Concrètement, le modèle français pousserait à l'incivisme et à la défiance, ce qui expliquerait un certain pessimisme. Marcel Gauchet confirme : « La marche du monde, telle qu'elle s'est généralisée depuis 40 ans, va à l'encontre de notre ADN, comme on dit. Certes, nous parvenons tant bien que mal à nous adapter à la situation. Mais c'est un modèle dans lequel les Français ne se reconnaissent pas. Un modèle construit sur l'approbation des inégalités au titre de la dynamique économique ; alors que le problème français, depuis toujours, c'est l'égalité. »

L'école joue également son rôle dans cette fabrication de la mélancolie française.

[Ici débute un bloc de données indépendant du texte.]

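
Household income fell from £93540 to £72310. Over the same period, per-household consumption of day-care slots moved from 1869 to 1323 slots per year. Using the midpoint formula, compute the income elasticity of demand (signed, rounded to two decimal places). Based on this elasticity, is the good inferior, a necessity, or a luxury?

1.34; luxury

%ΔQ = (1323 − 1869)/[( 1869 + 1323)/2] = -546/1596 = -0.342105…
%ΔIncome = (72310 − 93540)/[( 93540 + 72310)/2] = -21230/82925 = -0.256014…
E_income = (-546/1596) / (-21230/82925) = 1.3362…
E_income > 1 ⇒ normal good, luxury.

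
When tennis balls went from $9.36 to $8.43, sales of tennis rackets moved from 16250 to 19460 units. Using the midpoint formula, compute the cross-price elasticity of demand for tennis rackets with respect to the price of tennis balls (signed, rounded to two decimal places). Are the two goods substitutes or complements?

-1.72; complements

%ΔQ_{tennis rackets} = (19460 − 16250)/avg = 3210/17855 = 0.179781…
%ΔP_{tennis balls} = (8.43 − 9.36)/avg = -0.93/8.895 = -0.104553…
E_cross = (3210/17855) / (-0.93/8.895) = -1.7195…
E_cross < 0 ⇒ the goods are complements.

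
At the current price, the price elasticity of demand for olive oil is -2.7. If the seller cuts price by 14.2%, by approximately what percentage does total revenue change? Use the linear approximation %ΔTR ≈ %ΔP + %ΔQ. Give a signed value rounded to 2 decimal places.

+24.14%

%ΔQ ≈ Ed × %ΔP = (-2.7) × (-14.2%) = +38.3400%
%ΔTR ≈ %ΔP + %ΔQ = (-14.2%) + (+38.3400%) = +24.1400%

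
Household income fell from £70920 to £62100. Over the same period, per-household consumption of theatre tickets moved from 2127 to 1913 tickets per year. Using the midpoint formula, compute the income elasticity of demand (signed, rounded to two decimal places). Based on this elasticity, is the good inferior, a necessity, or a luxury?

0.80; necessity

%ΔQ = (1913 − 2127)/[( 2127 + 1913)/2] = -214/2020 = -0.105940…
%ΔIncome = (62100 − 70920)/[( 70920 + 62100)/2] = -8820/66510 = -0.132611…
E_income = (-214/2020) / (-8820/66510) = 0.7988…
0 < E_income < 1 ⇒ normal good, necessity.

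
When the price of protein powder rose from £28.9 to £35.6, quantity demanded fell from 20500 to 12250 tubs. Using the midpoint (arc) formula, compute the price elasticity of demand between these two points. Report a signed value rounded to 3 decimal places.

%ΔQ = (12250 − 20500) / [(20500 + 12250)/2] = -8250/16375 = -0.503816…
%ΔP = (35.6 − 28.9) / [(28.9 + 35.6)/2] = 6.7/32.25 = 0.207751…
Arc Ed = %ΔQ / %ΔP = (-8250/16375) / (6.7/32.25) = -2.42508…

-2.425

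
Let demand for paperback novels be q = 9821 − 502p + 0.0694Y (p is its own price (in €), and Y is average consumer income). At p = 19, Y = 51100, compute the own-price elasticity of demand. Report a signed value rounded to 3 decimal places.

At the given values, q = 9821 − 502(19) + 0.0694(51100) = 3829.34.
∂q/∂p = −502.
E = (-502) × (19/3829.34) = -2.49076…

-2.491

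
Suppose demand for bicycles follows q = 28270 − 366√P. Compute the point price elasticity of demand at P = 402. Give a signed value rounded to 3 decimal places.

dq/dP = −366/(2√P) = -9.12721. At P = 402, q = 20931.7.
Ed = (dq/dP)·(P/q) = (-9.12721) × (402/20931.7) = -0.17529…

-0.175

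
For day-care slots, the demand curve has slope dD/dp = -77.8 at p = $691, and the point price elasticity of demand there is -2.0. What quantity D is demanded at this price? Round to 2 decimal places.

Ed = (dD/dp)·(p/D) ⇒ D = (dD/dp)·p/Ed = (-77.8)·691/(-2.0) = 26879.9

26879.90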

L'école dit à tout le monde : il y a l'égalité des chances. Mais paradoxalement, notre système éducatif est très élitiste. On demande aux gens d'appartenir aux 1 % des meilleurs. Pourtant, il est logique que tout le monde ne puisse pas y arriver. L'école considère que seul les maths, le français et l'histoire sont importants. On se désintéresse d'un élève qui défonce tout en peinture, en sport ou en musique. Et à force de noter les gens dès leur enfance, beaucoup se sentent simplement « au milieu » et jamais assez bon. L'école française est très loin d'être l'école du bonheur, qui plus est lorsqu'elle ne fait que glorifier les Lumières et la Révolution. Car tout ça ne représente plus la France d'aujourd'hui.

La France, c'était mieux avant, pourrait-on dire. La France est un pays qui aujourd'hui ne sait plus ce qu'elle vaut. Et de fait, ses « jeunes » n'ont plus aucune idée de la place qui leur revient dans le monde.

Elle est comme un jeune adulte nostalgique de ses années étudiantes, qui cherche à retrouver cette sensation agréable. Celle qui l'animait.